Littlewood’s original staging featured a jazz trio; here, there’s a DJ who supplies a Mancunian soundtrack featuring the Smiths, Joy Division, Oasis and the Ting Tings. Unfortunately, the anachronistic choice of music detracts from the Fifties setting, particularly when the actors break into full-blown choreographed routines that, rather than enhance the action, impede its flow and intensity – deeply problematic, given that the play is meandering and tonally confused.

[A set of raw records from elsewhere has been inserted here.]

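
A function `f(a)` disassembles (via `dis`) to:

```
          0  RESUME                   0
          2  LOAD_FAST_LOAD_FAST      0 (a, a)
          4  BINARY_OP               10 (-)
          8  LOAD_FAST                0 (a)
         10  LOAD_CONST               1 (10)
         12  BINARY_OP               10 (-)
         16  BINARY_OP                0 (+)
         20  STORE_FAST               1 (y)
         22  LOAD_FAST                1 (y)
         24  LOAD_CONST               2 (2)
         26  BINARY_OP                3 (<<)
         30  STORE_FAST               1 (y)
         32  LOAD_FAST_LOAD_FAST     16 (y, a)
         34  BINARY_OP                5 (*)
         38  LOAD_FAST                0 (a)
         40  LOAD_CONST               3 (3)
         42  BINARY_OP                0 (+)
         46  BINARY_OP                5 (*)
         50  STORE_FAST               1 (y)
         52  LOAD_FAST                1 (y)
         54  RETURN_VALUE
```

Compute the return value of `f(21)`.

LOAD_FAST_LOAD_FAST a,a → push 21,21. Stack: [21, 21]
BINARY_OP - → 21 - 21 = 0. Stack: [0]
LOAD_FAST a → push 21. Stack: [0, 21]
LOAD_CONST → push 10. Stack: [0, 21, 10]
BINARY_OP - → 21 - 10 = 11. Stack: [0, 11]
BINARY_OP + → 0 + 11 = 11. Stack: [11]
STORE_FAST y → y=11. Stack: []
LOAD_FAST y → push 11. Stack: [11]
LOAD_CONST → push 2. Stack: [11, 2]
BINARY_OP << → 11 << 2 = 44. Stack: [44]
STORE_FAST y → y=44. Stack: []
LOAD_FAST_LOAD_FAST y,a → push 44,21. Stack: [44, 21]
BINARY_OP * → 44 * 21 = 924. Stack: [924]
LOAD_FAST a → push 21. Stack: [924, 21]
LOAD_CONST → push 3. Stack: [924, 21, 3]
BINARY_OP + → 21 + 3 = 24. Stack: [924, 24]
BINARY_OP * → 924 * 24 = 22176. Stack: [22176]
STORE_FAST y → y=22176. Stack: []
LOAD_FAST y → push 22176. Stack: [22176]
RETURN_VALUE → return 22176.

22176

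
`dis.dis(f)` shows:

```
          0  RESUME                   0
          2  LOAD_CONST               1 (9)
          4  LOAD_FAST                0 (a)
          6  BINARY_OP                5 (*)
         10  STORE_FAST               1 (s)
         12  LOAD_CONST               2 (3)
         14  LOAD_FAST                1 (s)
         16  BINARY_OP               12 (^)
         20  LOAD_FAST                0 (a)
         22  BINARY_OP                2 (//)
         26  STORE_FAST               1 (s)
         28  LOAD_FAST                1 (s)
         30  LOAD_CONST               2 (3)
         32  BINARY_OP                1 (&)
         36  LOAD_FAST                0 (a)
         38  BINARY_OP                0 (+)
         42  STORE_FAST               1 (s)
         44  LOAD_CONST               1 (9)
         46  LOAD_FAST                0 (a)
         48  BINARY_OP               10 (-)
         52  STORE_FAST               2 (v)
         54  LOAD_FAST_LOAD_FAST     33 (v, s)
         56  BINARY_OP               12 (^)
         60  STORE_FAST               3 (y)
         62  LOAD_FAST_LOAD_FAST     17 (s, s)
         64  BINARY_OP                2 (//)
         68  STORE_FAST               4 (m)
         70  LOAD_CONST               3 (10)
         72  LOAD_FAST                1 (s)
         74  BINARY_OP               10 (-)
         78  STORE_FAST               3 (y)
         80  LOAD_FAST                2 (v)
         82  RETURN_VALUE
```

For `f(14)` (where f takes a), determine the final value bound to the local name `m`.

1

LOAD_CONST → push 9. Stack: [9]
LOAD_FAST a → push 14. Stack: [9, 14]
BINARY_OP * → 9 * 14 = 126. Stack: [126]
STORE_FAST s → s=126. Stack: []
LOAD_CONST → push 3. Stack: [3]
LOAD_FAST s → push 126. Stack: [3, 126]
BINARY_OP ^ → 3 ^ 126 = 125. Stack: [125]
LOAD_FAST a → push 14. Stack: [125, 14]
BINARY_OP // → 125 // 14 = 8. Stack: [8]
STORE_FAST s → s=8. Stack: []
LOAD_FAST s → push 8. Stack: [8]
LOAD_CONST → push 3. Stack: [8, 3]
BINARY_OP & → 8 & 3 = 0. Stack: [0]
LOAD_FAST a → push 14. Stack: [0, 14]
BINARY_OP + → 0 + 14 = 14. Stack: [14]
STORE_FAST s → s=14. Stack: []
LOAD_CONST → push 9. Stack: [9]
LOAD_FAST a → push 14. Stack: [9, 14]
BINARY_OP - → 9 - 14 = -5. Stack: [-5]
STORE_FAST v → v=-5. Stack: []
LOAD_FAST_LOAD_FAST v,s → push -5,14. Stack: [-5, 14]
BINARY_OP ^ → -5 ^ 14 = -11. Stack: [-11]
STORE_FAST y → y=-11. Stack: []
LOAD_FAST_LOAD_FAST s,s → push 14,14. Stack: [14, 14]
BINARY_OP // → 14 // 14 = 1. Stack: [1]
STORE_FAST m → m=1. Stack: []
LOAD_CONST → push 10. Stack: [10]
LOAD_FAST s → push 14. Stack: [10, 14]
BINARY_OP - → 10 - 14 = -4. Stack: [-4]
STORE_FAST y → y=-4. Stack: []
LOAD_FAST v → push -5. Stack: [-5]
RETURN_VALUE → return -5.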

Jo (Jodie McNee) and her brassy, hard-drinking mother, Helen (Sally Lindsay, best known as the Coronation Street barmaid Shelley) move into a grotty Salford tenement between the gasworks and a slaughterhouse. Helen’s escape plan involves marriage to a greasy but relatively affluent younger man, while Jo embarks on a romance with Jimmie, (Marcel McCalla) a black sailor. When Helen abandons her daughter, Jo discovers that she is pregnant and her friend Geoffrey, (Adam Gillen) an emotionally fragile gay art student, moves in to care for her.
Jo’s connection with Helen is spiked with anguish, but Delaney frequently undercuts her dialogue with theatrically awkward, self-conscious comic asides. Combes rarely locates the middle ground between the humorous and the haranguing and, as a result, her production and its overbroad performances become wearing. Relief comes in Delaney’s haphazard moments of vividness. When Jimmie tells Jo that he adores her, she cries in a burst of youthful elation, “So do I. I can’t resist myself!” Bitter resentment lurks in Helen’s feckless remark to her daughter, “It’s your life, ruin it your own way”, and there’s irresistible poignancy in Geoff’s desperate longing to be loved, and allowed to love. This is a hit-and-miss rendering of an erratic work; yet it remains passionate and pungent.